Active Projects:

ProTop: Property and Topology-Specific Verification and Synthesis of Parameterized Programs

A Framework for Automated Design of Self-Stabilizing Network Protocols (Funded by NSF)

Applications of Mechanical Verification Using Theorem Proving (partially Funded by NSF)

Protocon - Add Convergence to Shared Memory Protocols (partially Funded by NSF)

·       Towards the Model Checking of the Partitioned Global Address Space (PGAS) Applications (Funded by NSF)

 

Past Projects:

·        A Large-Scale Framework for Automatic Addition of Fault-Tolerance

·        PARallel program DESigner (PARDES): A Framework for Action-Level Compositional Design of the Behavioral Evolution of Parallel Programs

·        Modeling, Analysis and Design of Software Fault-Tolerance

 

A Large-Scale Framework for Automatic Addition of Fault-Tolerance

The advent of multi-core processors justifies the need for the tools that facilitate the design of parallel programs and decrease development costs. Design automation is an approach that has the potential to decrease development costs. More importantly, design automation results in generating a program that is correct by construction, thereby eliminating the need for its proof of correctness. However, the exponential complexity of automatic design of parallel programs is a major obstacle in front of the development of such tools. One approach for decreasing the computational cost of automated design is to exploit the processing power of parallel/distributed platforms for design automation.

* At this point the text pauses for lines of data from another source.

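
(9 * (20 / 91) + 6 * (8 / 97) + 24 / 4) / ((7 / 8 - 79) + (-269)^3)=-598320 / 1374553654019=-0.00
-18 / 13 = -1.38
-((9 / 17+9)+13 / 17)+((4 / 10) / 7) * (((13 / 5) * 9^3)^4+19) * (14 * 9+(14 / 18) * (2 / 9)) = 80083914075064209073 / 860625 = 93053204444519.05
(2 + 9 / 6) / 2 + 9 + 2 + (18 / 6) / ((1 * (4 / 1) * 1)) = 27 / 2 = 13.50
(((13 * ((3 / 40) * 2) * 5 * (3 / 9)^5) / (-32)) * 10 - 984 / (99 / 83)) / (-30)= 47043787 / 1710720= 27.50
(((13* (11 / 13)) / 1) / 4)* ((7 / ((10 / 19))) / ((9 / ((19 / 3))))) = 27797 / 1080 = 25.74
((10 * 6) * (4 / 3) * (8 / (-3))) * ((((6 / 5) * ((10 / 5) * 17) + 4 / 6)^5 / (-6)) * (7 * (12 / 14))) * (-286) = -3408222398257504256 / 455625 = -7480323507835.40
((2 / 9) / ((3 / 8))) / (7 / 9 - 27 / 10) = -160 / 519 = -0.31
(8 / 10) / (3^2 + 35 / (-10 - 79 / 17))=0.12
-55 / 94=-0.59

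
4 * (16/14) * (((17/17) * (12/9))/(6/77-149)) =-1408/34401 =-0.04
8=8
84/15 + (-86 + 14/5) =-388/5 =-77.60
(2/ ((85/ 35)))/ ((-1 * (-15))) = 14/ 255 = 0.05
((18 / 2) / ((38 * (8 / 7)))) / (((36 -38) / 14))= -441 / 304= -1.45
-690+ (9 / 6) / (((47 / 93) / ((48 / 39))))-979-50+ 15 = -1038912 / 611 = -1700.35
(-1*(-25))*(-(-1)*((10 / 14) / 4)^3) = 3125 / 21952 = 0.14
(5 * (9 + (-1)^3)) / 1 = 40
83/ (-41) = -83/ 41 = -2.02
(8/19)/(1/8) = 64/19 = 3.37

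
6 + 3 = 9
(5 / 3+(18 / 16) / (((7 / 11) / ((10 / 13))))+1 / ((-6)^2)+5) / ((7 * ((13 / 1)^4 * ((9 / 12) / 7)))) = 26386 / 70174377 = 0.00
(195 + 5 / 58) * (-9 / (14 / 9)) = -916515 / 812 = -1128.71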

The focus of this work is on the development of a distributed framework for automated design of fault-tolerant parallel programs from their fault-intolerant version. Specifically, we propose a divide-and-conquer approach that takes an existing fault-intolerant program and partitions the intolerant program into a set of subsets of its instructions. Subsequently, each subset of instructions is automatically analyzed and revised in isolation on a separate machine in such a way that the entire program becomes fault-tolerant against a specific type of faults. Based on this approach, thus far, we have implemented a distributed fault tolerance synthesizer (in C++) that utilizes the processing power of parallel/distributed machines to add fault tolerance to parallel/distributed programs. Our experiments with the current implementation of our framework show very promising results.

 

PARallel program DESigner (PARDES):

A Framework for Action-Level Compositional Design of the Behavioral Evolution of Parallel Programs

Program behaviors evolve often due to incomplete specifications and unanticipated requirements. Designing the behavioral evolution of parallel programs is difficult in part due to inherent non-determinism of such programs. In our previous work, we have formulated the behavioral evolution of finite-state parallel programs in terms of adding Linear Temporal Logic (LTL) properties to existing programs, where we revise an existing program in order to satisfy a new (safety or liveness) property while preserving existing properties. We extend our work by presenting a novel approach for decomposing the addition problem to the level of program actions, called action-level addition. In the proposed approach, we separately analyze and revise the actions of an existing program in order to accommodate a new property while preserving already existing properties. Our proposed approach has important applications in distributed model checking and model-driven development as well. Specifically, in model checking, we distribute the actions of a program on network of machines where the actions are analyzed separately so the entire analysis will result in verifying the entire program for a specific LTL property. Our approach provides the option to go one step beyond model checking by providing corrective suggestions to developers. We have implemented our action-level method in an extensible software framework, called PARallel program DESigner (PARDES), that exploits the computational resources of distributed machines for the addition of LTL properties. For more information on PARDES, please click here.

 

 

Modeling, Analysis and Design of Software Fault-Tolerance

In this project, our goal is to develop a methodology for modeling faults and fault-tolerance in UML. Our methodology is aimed at bridging the gap between the theory of fault-tolerance and the development of fault-tolerant systems. Specifically, we are working on the integration of two research areas towards developing a roundtrip engineering framework for automated analysis and design of fault-tolerant (distributed) systems. First, we have previously developed techniques for (i) generating formal specifications from UML models; (ii) analyzing the generated formal specifications, and (iii) visualizing the results of the analysis in the UML models. Second, we have developed a theory of automated synthesis of fault-tolerance concerns supported by a software tool that automatically adds fault-tolerance concerns to existing formal models. The integration of these two areas will result in an integrated environment for modeling, analysis, and code generation for fault-tolerant systems.